“Terra di nessuno” è il titolo del romanzo dell’ingegnere Alberto Di Buono, edito da Graus Editore, 2019.
Classificato come “romanzo ambientale”, nella sua nota introduttiva l’autore lo definisce “romanzo azzurro” perché l’azzurro è il colore che viene fuori quando si mescola il verde dell’ecologia con il rosa di una storia d’amore.
In realtà, definirlo soltanto “ambientale” è riduttivo: quest’opera narrativa è un concentrato di informazioni preziose, di amore viscerale per le proprie origini, ma non solo, un’occasione per riflettere e redimersi da comportamenti vessatori – o potenzialmente tali – verso una terra seviziata da molto (troppo) tempo.
Così la penna di Alberto Di Buono descrive le vicende della vita di Federico Manfredi, un professore del Sud emigrato al Nord, richiamato alle sue origini, presso una cattedra di un liceo che anni prima aveva frequentato sedendo dall’altra parte del banco. Vicende che si intrecciano con quelle della collega Gaia, l’amore profondo e disinteressato del protagonista per la natura sotto pentite spoglie: Gaia infatti è il nome della dea primordiale della mitologia greca, Madre Terra, il nostro pianeta.
La scuola offre a Federico anche l’occasione di riprendere una vecchia amicizia, quella con il bidello Italo, un uomo di una cultura straordinaria e una saggezza ancor maggiore, che diventa il confidente del professore in alcune occasioni, ma non troppe, perché Federico Manfredi è un uomo riservato che raramente si lascia andare in rivelazioni.
Fra i personaggi e l’ambientazione circostante, domina la valle dall’alto Oikos, il maniero parlante (spesso la lingua napoletana), l’unico vero depositario dei pensieri di Federico.
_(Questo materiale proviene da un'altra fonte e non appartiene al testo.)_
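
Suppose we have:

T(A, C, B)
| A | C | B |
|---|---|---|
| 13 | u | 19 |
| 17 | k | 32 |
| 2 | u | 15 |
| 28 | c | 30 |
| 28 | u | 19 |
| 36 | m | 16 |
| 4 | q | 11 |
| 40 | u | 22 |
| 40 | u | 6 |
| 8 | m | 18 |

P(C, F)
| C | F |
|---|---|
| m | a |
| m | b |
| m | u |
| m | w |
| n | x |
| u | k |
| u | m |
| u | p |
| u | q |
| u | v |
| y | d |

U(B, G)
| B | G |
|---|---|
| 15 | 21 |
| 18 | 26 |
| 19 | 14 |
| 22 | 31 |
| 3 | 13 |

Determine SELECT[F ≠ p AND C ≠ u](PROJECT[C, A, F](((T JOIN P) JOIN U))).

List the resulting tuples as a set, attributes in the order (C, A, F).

Joining T and P on C yields {(13, u, 19, k), (13, u, 19, m), (13, u, 19, p), (13, u, 19, q), (13, u, 19, v), (2, u, 15, k), (2, u, 15, m), (2, u, 15, p), (2, u, 15, q), (2, u, 15, v), (28, u, 19, k), (28, u, 19, m), (28, u, 19, p), (28, u, 19, q), (28, u, 19, v), (36, m, 16, a), (36, m, 16, b), (36, m, 16, u), (36, m, 16, w), (40, u, 22, k), (40, u, 22, m), (40, u, 22, p), (40, u, 22, q), (40, u, 22, v), (40, u, 6, k), (40, u, 6, m), (40, u, 6, p), (40, u, 6, q), (40, u, 6, v), (8, m, 18, a), (8, m, 18, b), (8, m, 18, u), (8, m, 18, w)}.
Joining (T JOIN P) and U on B yields {(13, u, 19, k, 14), (13, u, 19, m, 14), (13, u, 19, p, 14), (13, u, 19, q, 14), (13, u, 19, v, 14), (2, u, 15, k, 21), (2, u, 15, m, 21), (2, u, 15, p, 21), (2, u, 15, q, 21), (2, u, 15, v, 21), (28, u, 19, k, 14), (28, u, 19, m, 14), (28, u, 19, p, 14), (28, u, 19, q, 14), (28, u, 19, v, 14), (40, u, 22, k, 31), (40, u, 22, m, 31), (40, u, 22, p, 31), (40, u, 22, q, 31), (40, u, 22, v, 31), (8, m, 18, a, 26), (8, m, 18, b, 26), (8, m, 18, u, 26), (8, m, 18, w, 26)}.
Projecting to C, A, F: {(m, 8, a), (m, 8, b), (m, 8, u), (m, 8, w), (u, 13, k), (u, 13, m), (u, 13, p), (u, 13, q), (u, 13, v), (u, 2, k), (u, 2, m), (u, 2, p), (u, 2, q), (u, 2, v), (u, 28, k), (u, 28, m), (u, 28, p), (u, 28, q), (u, 28, v), (u, 40, k), (u, 40, m), (u, 40, p), (u, 40, q), (u, 40, v)}
Selection F ≠ p AND C ≠ u: {(m, 8, a), (m, 8, b), (m, 8, u), (m, 8, w)}

{(m, 8, a), (m, 8, b), (m, 8, u), (m, 8, w)}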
Un incontro – scontro il loro, la circostanza preziosa e puntuale che induce Federico a riflettere sulla sua vita e su ciò che lo circonda. Un appuntamento con la realtà, che da queste parti sa essere struggente, in sella alla sua bicicletta, compagna di avventure con cui macina km, diretti verso un’unica meta: Oikos.
Da qui Federico ammira impietrito e dispiaciuto l’opera imprudente dell’uomo che trasforma la terra incontaminata e rigogliosa in una terra di nessuno, dove ognuno fa quello che vuole, dove la mano dell’uomo distrugge e altera l’ecosistema irrimediabilmente.
Il parallelismo con la realtà è pregnante nelle parole del libro, tant’è che Oikos esiste davvero!
Tra bellezza e degrado sorge nella Valle di Suessola, a San Felice a Cancello, nel cuore della Campania felix.
Costruito da Tommaso II d’Aquino, Conte di Acerra, è stato più volte distrutto e ricostruito. Attualmente è negato l’accesso, la struttura è in completa incuria e la vegetazione avanza divorando le antiche pietre. Eppure, in questa zona non particolarmente ricca di opere architettoniche, il recupero di questo castello che svetta dall’alto sarebbe importante per riqualificare il territorio.
Un territorio descritto abilmente dall’autore, dove immagina gli intrecci amorosi tra il timido prof, Gaia e un preside dai connotati sinistri.
E in questo contesto amoroso si colloca la scuola, intesa come occasione di formazione, di costruzione di coscienza civica ed ecologica.
Tra queste mura, Federico Manfredi coinvolge i suoi studenti nella crescita morale dell’io interiore, e lo fa attraverso continue provocazioni che costringono a dubbi e riflessioni, per poi scuoterli nella loro coscienza, rendendola consapevole della realtà deprecabile che li circonda, attraverso svariati espedienti.
Primo fra tutti, le sue lezioni sull’ecologia, che sono una chance per gli studenti di Federico, ma anche per i lettori dell’ingegnere Alberto, che con la maestria di chi ha padronanza assoluta degli argomenti di cui tratta, trasferisce loro concetti importanti con un linguaggio semplice ma efficace.
Una mission dal forte intento educativo: rendere appassionante temi astrusi, complicati, spesso apparentemente lontani dalla nostra quotidianità, la cui mancata conoscenza condiziona le nostre scelte molto più di quanto possiamo immaginare.
Un romanzo di struggente attualità che proferisce il bisogno di un percorso cosciente e comune per impedire il male dell’indifferenza, del disprezzo, dell’avvelenamento, che conduce all’angosciosa consapevolezza che una volta distrutto questo pianeta non ce ne sarà un altro di riserva.